И всего страшнее то, что это всемирно-историческое отступление христианства от Христа в общественно-политической жизни мира происходило в совершенной слепоте, вне сознания церкви. Церковь не видела и доселе не видит, куда она идет, куда ее ведет другой. Отрекаясь в своем сознании от всякой политики, она бессознательно поддерживала худшую из всех политик, политику вечной косности, вечного рабства, политику Князя мира сего, грядущего Хама, который хочет скрыть лицо свое под личиной грядущего Господа.

Так было, есть и будет, пока историческое христианство не сделается апокалипсическим.

Теперь церкви нельзя больше медлить; теперь ей надо вступить бесповоротно на один из двух путей: или на старый путь пассивного бездействия, явного вольного отречения от всей политики, тайного невольного служения политике Князя мира сего, грядущего Хама, царя-зверя, или же на новый путь великого общественно-политического действия, служения всечеловеческого грядущему Господу. Теперь церковь должна выйти из паралича своего; теперь должен расслабленный услышать слово Господа: встань, возьми постель твою и ходи.

Теократическую связь свою с самодержавием православие порвало лишь политически, внешне, а не религиозно, внутренне. Церковь утверждает себя «вне политики»; но два страшных опыта — с царской и советской властью — могли бы ее научить, что одного отрицательного отношения к политике, без положительного догмата о святой власти, недостаточно. Краток и скользок был путь от царской лжетеократии к советской демонократии; не будет ли столь же краток и скользок путь обратный — от самодержца Ленина, «щенка Антихристова», к новому самодержцу из дома Романовых?

Да, религиозный соблазн самодержавия может быть очень силен для будущей России.

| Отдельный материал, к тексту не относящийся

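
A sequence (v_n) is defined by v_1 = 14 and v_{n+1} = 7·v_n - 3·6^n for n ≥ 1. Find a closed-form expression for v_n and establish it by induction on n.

Computing the first terms: v_1 = 14, v_2 = 80, v_3 = 452. This suggests v_n = 3·6^n - 4·7^(n - 1).
When n = 1: the formula gives 14 = 14 = v_1.
Inductive step: suppose the statement holds for some p ≥ 1, so v_p = 3·6^p - 4·7^(p - 1).
Then v_{p+1} = 7·v_p - 3·6^p = 7·(3·6^p - 4·7^(p - 1)) - 3·6^p = 3·6^(p + 1) - 4·7^p = 3·6^(p+1) - 4·7^((p+1) - 1),
which is the claimed formula at n = p+1.
By induction, the statement is established for all n ≥ 1.

v_n = 3·6^n - 4·7^(n - 1)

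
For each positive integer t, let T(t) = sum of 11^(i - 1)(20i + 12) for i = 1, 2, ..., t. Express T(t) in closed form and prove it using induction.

We claim T(t) = 11^t(2t + 1) - 1 for all t ≥ 1.
When t = 1: T(1) = 32, and the closed form gives 32. They agree.
Suppose the result is true for t = i, so T(i) = 11^i(2i + 1) - 1.
Then T(i+1) = T(i) + (11^i(20i + 32)) = (11^i(2i + 1) - 1) + (11^i(20i + 32)).
Simplifying, T(i+1) = 22·11^i·i + 33·11^i - 1 = 11^(i+1)(2(i+1) + 1) - 1,
which is the closed form with t = i+1.
This completes the induction.

T(t) = 11^t(2t + 1) - 1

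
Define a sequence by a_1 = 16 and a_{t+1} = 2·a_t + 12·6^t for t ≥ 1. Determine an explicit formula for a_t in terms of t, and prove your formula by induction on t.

a_t = -2^t + 3·6^t

Computing the first terms: a_1 = 16, a_2 = 104, a_3 = 640. This suggests a_t = -2^t + 3·6^t.
For the base case t = 1: the formula gives 16 = 16 = a_1.
Suppose the result is true for t = m, so a_m = -2^m + 3·6^m.
Then a_{m+1} = 2·a_m + 12·6^m = 2·(-2^m + 3·6^m) + 12·6^m = -2^(m + 1) + 3·6^(m + 1),
which is the claimed formula at t = m+1.
By induction, the statement is established for all t ≥ 1.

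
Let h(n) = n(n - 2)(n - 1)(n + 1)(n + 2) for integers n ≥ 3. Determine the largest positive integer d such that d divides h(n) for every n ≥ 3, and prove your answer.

d = 120

Computing the first values: h(3) = 120 and h(4) = 720; gcd(120, 720) = 120, so d ≤ 120.
We prove 120 | n(n - 2)(n - 1)(n + 1)(n + 2) for all n ≥ 3 by induction on n.
For the base case n = 3: h(3) = 120 = 120·(1), so 120 | h(3).
For the inductive step, assume it holds for an arbitrary r ≥ 3, i.e. 120 | h(r). Then
h(r+1) − h(r) = (r-1)·r·(r+1)·(r+2)·(r+3) − (r-2)·(r-1)·r·(r+1)·(r+2) = (r-1)·r·(r+1)·(r+2)·[(r+3) − (r-2)] = 5·(r-1)·r·(r+1)·(r+2). The product of 4 consecutive integers is divisible by (4)! = 24, so h(r+1) − h(r) is divisible by 5·24 = 120. By the inductive hypothesis 120 | h(r), hence 120 | h(r+1).
By induction, the statement is established for all n ≥ 3.
Therefore the largest such d is 120.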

Когда все исторические формы нашей государственности и церковности будут низвергнуты, тогда в политическом и религиозном сознании народа зазияет такая пустота, которую не наполнят никакие существующие формы европейской государственности — не только конституционная монархия, но и буржуазно-демократическая республика. Для того чтобы тысячелетние громады окончательно рухнули, нужно такое землетрясение, что все старые парламентские лавочки попадают, как карточные домики. Ни на одной из них русская революция не остановится. Но тогда на чем? и что же далее? Далее — прыжок в неизвестное, в трансцендентное, полет «пятами вверх». Русская революция так же абсолютна, как отрицаемое ею самодержавие.

Историческим христианством принято Царство Божие только на небе, а царство на земле отдано «Князю мира сего» в лице папы-кесаря на запад или кесаря-папы на восток. Но ежели Христос не идеально и бесплотно, а реально и воплощенно есть Царь на земле, как на небе; ежели истинно слово Его: Се, Я с вами, до скончания века. Аминь, — то не может быть иного Царя, иного первосвященника, кроме Христа, сущего до скончания века с нами и в нас, в нашей плоти и крови, через таинство плоти и крови. Вот почему всякая подмена сущей плоти Христовой, сущего лика Христова человеческой плотью и ликом или только личиною, маскою — папою или кесарем, есть абсолютная ложь, абсолютное антихристианство. Кто может стать «на место» — вместо Христа, как не антихрист? В этом смысле, всякий «наместник» Христа — самозванец Христа, антихрист.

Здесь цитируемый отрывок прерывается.